Em Curitiba, um estudante de biomedicina foi preso por realizar procedimentos estéticos ilegais. Erick Avelaneda Ferreira de Souza, de 21 anos, já era investigado pela morte de Silvana de Bruno, de 66 anos, após complicações sérias em um de seus atendimentos. A Polícia Civil do Paraná efetuou a prisão nesta quarta-feira, 1º de maio, depois de receber denúncias de que Erick continuava fazendo intervenções invasivas, mesmo sob investigação. Este caso levanta um alerta sobre a segurança e os riscos envolvidos em buscar serviços de pessoas sem a devida qualificação e autorização.

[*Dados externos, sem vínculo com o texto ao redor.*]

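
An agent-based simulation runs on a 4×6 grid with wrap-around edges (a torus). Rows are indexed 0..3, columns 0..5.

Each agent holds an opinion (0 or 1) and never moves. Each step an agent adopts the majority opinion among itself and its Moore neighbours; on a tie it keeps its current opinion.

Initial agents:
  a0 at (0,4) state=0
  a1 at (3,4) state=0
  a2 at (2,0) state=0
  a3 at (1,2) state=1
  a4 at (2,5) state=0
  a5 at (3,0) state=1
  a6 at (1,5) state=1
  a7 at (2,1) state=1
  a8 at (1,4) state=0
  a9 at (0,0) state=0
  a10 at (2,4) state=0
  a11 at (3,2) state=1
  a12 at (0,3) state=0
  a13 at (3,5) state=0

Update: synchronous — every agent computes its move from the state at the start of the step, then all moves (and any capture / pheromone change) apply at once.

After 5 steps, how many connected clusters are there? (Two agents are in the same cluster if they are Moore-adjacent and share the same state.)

t=1: a0@(0,4):0 a1@(3,4):0 a2@(2,0):0 a3@(1,2):1 a4@(2,5):0 a5@(3,0):0 a6@(1,5):0 a7@(2,1):1 a8@(1,4):0 a9@(0,0):0 a10@(2,4):0 a11@(3,2):1 a12@(0,3):0 a13@(3,5):0
t=2: (unchanged — steady state)

2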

O Risco dos Procedimentos Estéticos Ilegais
Silvana de Bruno procurou Erick para realizar procedimentos estéticos e pagou R$ 15 mil. Após as intervenções, a mulher desenvolveu um choque séptico e uma infecção grave na pele e em partes moles. Essas complicações, infelizmente, levaram Silvana à morte no começo de outubro. A investigação sobre este caso já estava em andamento quando novas denúncias surgiram.
Leia também
A delegada Aline Manzatto destacou a gravidade da situação. Ela afirmou que o retorno de Erick aos atendimentos, mesmo após ser investigado por uma morte, mostra um total desrespeito à Justiça e coloca a população em perigo. É fundamental que as pessoas busquem sempre por profissionais habilitados e locais licenciados para qualquer tipo de tratamento, evitando assim os perigos de procedimentos estéticos ilegais.
Prisão e Materiais Relacionados a Procedimentos Estéticos Irregulares
A prisão de Erick Avelaneda Ferreira de Souza ocorreu com o cumprimento de um mandado de prisão e busca. No local indicado, as equipes policiais encontraram e apreenderam diversos medicamentos e materiais usados em procedimentos. Entre os itens estavam seringas, algumas novas e outras já utilizadas, além de materiais com sangue que não foram descartados de forma correta e substâncias de conteúdo desconhecido. A apreensão desses materiais reforça a prática irregular e a falta de condições adequadas para a realização de procedimentos estéticos ilegais, evidenciando a clandestinidade das operações.
Ameaças e Atendimentos Clandestinos
A polícia também recebeu informações de que Erick não só continuava os atendimentos, mas também agia de forma ameaçadora. Uma testemunha que soube do caso de Silvana alertou outras duas pacientes sobre a investigação. Essas pacientes, então, decidiram cancelar seus procedimentos com Erick. Após os cancelamentos, o estudante teria ameaçado a mulher que fez o alerta.
A delegada Manzatto informou que Erick disse à testemunha que ela “tinha mexido com o capeta” e sofreria consequências, tanto ela quanto seu estabelecimento. Além disso, o suspeito passou a atender pacientes em suas próprias casas, sem as mínimas condições de higiene necessárias para qualquer intervenção médica ou estética. Isso aumenta ainda mais o risco para quem busca esses serviços e sublinha a irresponsabilidade do estudante.
A Defesa do Estudante de Biomedicina
O advogado de Erick, Eurípedes Cunha, manifestou-se sobre a prisão. Ele afirmou que ainda não teve acesso ao processo, que corre sob sigilo. Cunha classificou a prisão de seu cliente como ilegal e arbitrária. O advogado garantiu que, assim que tiver acesso aos autos, apresentará os recursos pertinentes e tomará as medidas legais cabíveis para defender Erick. Enquanto isso, o caso continua sob investigação, reforçando a importância da fiscalização contra procedimentos estéticos ilegais e a proteção da saúde pública.